WASHINGTON: History will remember Barack Obama as America's first black president. But his eight years in office have thoroughly shaken up America's role in the world and the political spectrum at home.
"How's that hopey-changey stuff working out for ya?" sneered Sarah Palin, the defeated 2008 Republican vice presidential nominee.
It was February 2010, scarcely a year after Obama swept into the White House. He had promised halcyon days of hope and change - an end to partisan gridlock and bloody expeditionary wars - but he was struggling to live up to his own hype.
Obama's first year in office saw 4 million Americans lose their jobs. Hundreds more lost their lives in "forever wars" in Iraq and Afghanistan. Republicans and Democrats seemed as dislocated as ever.
Senate Republican leader Mitch McConnell set the tone at the outset: "The single most important thing we want to achieve is for President Obama to be a one-term president."
Obama had tried to temper expectations. "We are living through difficult and uncertain times," he said during an inaugural congressional address that surprised with its gloominess.
But his own soaring rhetoric - at times on par with Winston Churchill or John F Kennedy - had set the bar too high.
He wasn't helped by the Nobel Committee, which made him a peace laureate months after he took office.
"I would be remiss if I did not acknowledge the considerable controversy that your generous decision has generated," he said accepting the prize in Oslo.
Fast forward to the end of Obama's labors and the economy is in a slow but steady convalescence.
Massive fiscal stimulus and historically unparalleled monetary easing - what former Treasury secretary Tim Geithner would describe as a "wall of money" - ameliorated the crisis, but the recovery was uneven.
The threat of jihadist attacks continues and wars in Iraq and Afghanistan rage, but with a much lighter US footprint and toll in blood.
If George W Bush's unilateralism had made him an international pariah, Obama's pledge to cooperate and restore America's reputation helped make him a rock star.

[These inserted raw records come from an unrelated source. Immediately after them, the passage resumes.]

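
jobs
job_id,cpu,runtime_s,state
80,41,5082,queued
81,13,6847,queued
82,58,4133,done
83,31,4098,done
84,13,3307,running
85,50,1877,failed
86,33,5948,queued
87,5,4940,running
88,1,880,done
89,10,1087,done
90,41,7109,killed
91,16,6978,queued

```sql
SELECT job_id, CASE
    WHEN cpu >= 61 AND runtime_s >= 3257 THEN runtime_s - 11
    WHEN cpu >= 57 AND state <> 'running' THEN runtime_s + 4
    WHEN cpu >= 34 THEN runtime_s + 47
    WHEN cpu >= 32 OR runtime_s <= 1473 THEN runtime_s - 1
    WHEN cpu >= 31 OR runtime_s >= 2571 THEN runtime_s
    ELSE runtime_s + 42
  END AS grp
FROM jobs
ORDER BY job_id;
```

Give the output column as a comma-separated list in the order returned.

job_id=80: cpu >= 34 → 5129
job_id=81: cpu >= 31 OR runtime_s >= 2571 → 6847
job_id=82: cpu >= 57 AND state <> 'running' → 4137
job_id=83: cpu >= 31 OR runtime_s >= 2571 → 4098
job_id=84: cpu >= 31 OR runtime_s >= 2571 → 3307
job_id=85: cpu >= 34 → 1924
job_id=86: cpu >= 32 OR runtime_s <= 1473 → 5947
job_id=87: cpu >= 31 OR runtime_s >= 2571 → 4940
job_id=88: cpu >= 32 OR runtime_s <= 1473 → 879
job_id=89: cpu >= 32 OR runtime_s <= 1473 → 1086
job_id=90: cpu >= 34 → 7156
job_id=91: cpu >= 31 OR runtime_s >= 2571 → 6978

5129, 6847, 4137, 4098, 3307, 1924, 5947, 4940, 879, 1086, 7156, 6978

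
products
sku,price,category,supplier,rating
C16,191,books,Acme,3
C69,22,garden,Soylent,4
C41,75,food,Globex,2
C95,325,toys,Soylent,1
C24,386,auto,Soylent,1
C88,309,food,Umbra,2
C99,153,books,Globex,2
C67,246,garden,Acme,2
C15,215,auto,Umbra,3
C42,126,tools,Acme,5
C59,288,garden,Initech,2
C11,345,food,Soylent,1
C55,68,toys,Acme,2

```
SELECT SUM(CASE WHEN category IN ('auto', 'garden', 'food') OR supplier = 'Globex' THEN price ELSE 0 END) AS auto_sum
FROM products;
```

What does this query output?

sku=C16: ✗
sku=C69: ✓ → 22
sku=C41: ✓ → 75
sku=C95: ✗
sku=C24: ✓ → 386
sku=C88: ✓ → 309
sku=C99: ✓ → 153
sku=C67: ✓ → 246
sku=C15: ✓ → 215
sku=C42: ✗
sku=C59: ✓ → 288
sku=C11: ✓ → 345
sku=C55: ✗
auto_sum = 22 + 75 + 386 + 309 + 153 + 246 + 215 + 288 + 345 = 2039

2039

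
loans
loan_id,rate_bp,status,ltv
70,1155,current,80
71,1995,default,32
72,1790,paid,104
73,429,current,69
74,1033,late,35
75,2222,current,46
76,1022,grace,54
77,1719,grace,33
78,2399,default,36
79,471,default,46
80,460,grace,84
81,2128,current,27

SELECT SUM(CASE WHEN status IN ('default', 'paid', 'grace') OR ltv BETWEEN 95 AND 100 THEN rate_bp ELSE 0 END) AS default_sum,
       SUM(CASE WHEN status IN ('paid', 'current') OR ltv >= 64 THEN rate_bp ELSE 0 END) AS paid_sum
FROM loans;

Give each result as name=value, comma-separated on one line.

default_sum=9856, paid_sum=8184

[default_sum: status IN ('default', 'paid', 'grace') OR ltv BETWEEN 95 AND 100]
loan_id=70: ✗
loan_id=71: ✓ → 1995
loan_id=72: ✓ → 1790
loan_id=73: ✗
loan_id=74: ✗
loan_id=75: ✗
loan_id=76: ✓ → 1022
loan_id=77: ✓ → 1719
loan_id=78: ✓ → 2399
loan_id=79: ✓ → 471
loan_id=80: ✓ → 460
loan_id=81: ✗
default_sum = 1995 + 1790 + 1022 + 1719 + 2399 + 471 + 460 = 9856
—
[paid_sum: status IN ('paid', 'current') OR ltv >= 64]
loan_id=70: ✓ → 1155
loan_id=71: ✗
loan_id=72: ✓ → 1790
loan_id=73: ✓ → 429
loan_id=74: ✗
loan_id=75: ✓ → 2222
loan_id=76: ✗
loan_id=77: ✗
loan_id=78: ✗
loan_id=79: ✗
loan_id=80: ✓ → 460
loan_id=81: ✓ → 2128
paid_sum = 1155 + 1790 + 429 + 2222 + 460 + 2128 = 8184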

His credo that "no one nation, no matter how large or how powerful, can defeat such challenges alone" was met with adulation by 200,000 fans in Berlin.
At times, Obama seemed to positively embrace the end of post-war US hegemony.
He defined the national interest much more narrowly and eschewed intervention, even when his own red lines were breached and America's reputation was damaged.
The cost in blood and treasure of being the world's policeman had been too great. The Great Recession had shown that commitment was probably unsustainable too.
Instead, he looked to allies to carry their weight in their neighborhoods. In Libya and elsewhere, the United States would "lead from behind."
But his timing could scarcely have been more problematic.
The retrenchment of US power came as rivals became more bellicose and allies in Europe - beset by financial, social and security crises - were at their weakest and most parochial.
In Xi Jinping and Vladimir Putin, China and Russia had more powerful leaders than at any time since Mao Zedong or Leonid Brezhnev.
In Turkey, the century-long pro-western legacy of Mustafa Kemal Ataturk was unraveling.
Meanwhile Obama's "pivot to Asia" came as Arab citizens were finding their voice and looking for support against brutal regimes.
Nowhere have the shortcomings of Obama's doctrine been more relentlessly probed than in Syria, where hundreds of thousands have died as Obama has refused to intervene, except to tackle jihadists who took advantage of the vacuum.
At home, Obama's presidency has seen similar seismic shifts.
Since the 1990s, US politics had been dominated by pitched battles between right and left, conservatives and liberals. His term may be remembered as a time when the page turned.
Through an international accord to tackle climate change, Obama displayed that public opinion at home and international consensus had moved beyond Republican denials about the existence of global warming.
A momentous week in June 2015 encapsulated the sense that Obama had put the "culture wars" to bed.
In a few short days he saw off a legal challenge to his signature healthcare law, the Supreme Court backed gay marriage and in a searing eulogy for Clementa Pinckney - a black preacher killed by a white gunman - Obama took aim at gun laws and nostalgia for the Deep South of yesteryear.
The Confederate flag, he insisted, was "a reminder of systemic oppression and racial subjugation."
The 2016 election to replace Obama is being fought on different terrain.
The left-right divide has blurred. No one has been more surprised or repulsed by Donald Trump's movement than conservatives or national security within the Republican Party.
In the wake of the Great Recession, the fault lines in post-Obama politics look economic: Globalist versus nativist, populist versus liberal.
But America's politics have also moved from partisan to tribal, with Democrats and Republicans flocking to support their own deeply flawed candidates.
Meanwhile even Obama's fiercest critics acknowledge his White House has been bereft of ethics and sex scandals.
"Professor Obama" - once criticized as too cold and out of touch - leaves office with soaring public approval ratings that are approaching levels enjoyed by former presidents Bill Clinton and Ronald Reagan.
His legacy is not yet fully formed, but as he leaves office some 55 per cent of Americans believe the hopey-changey stuff worked out.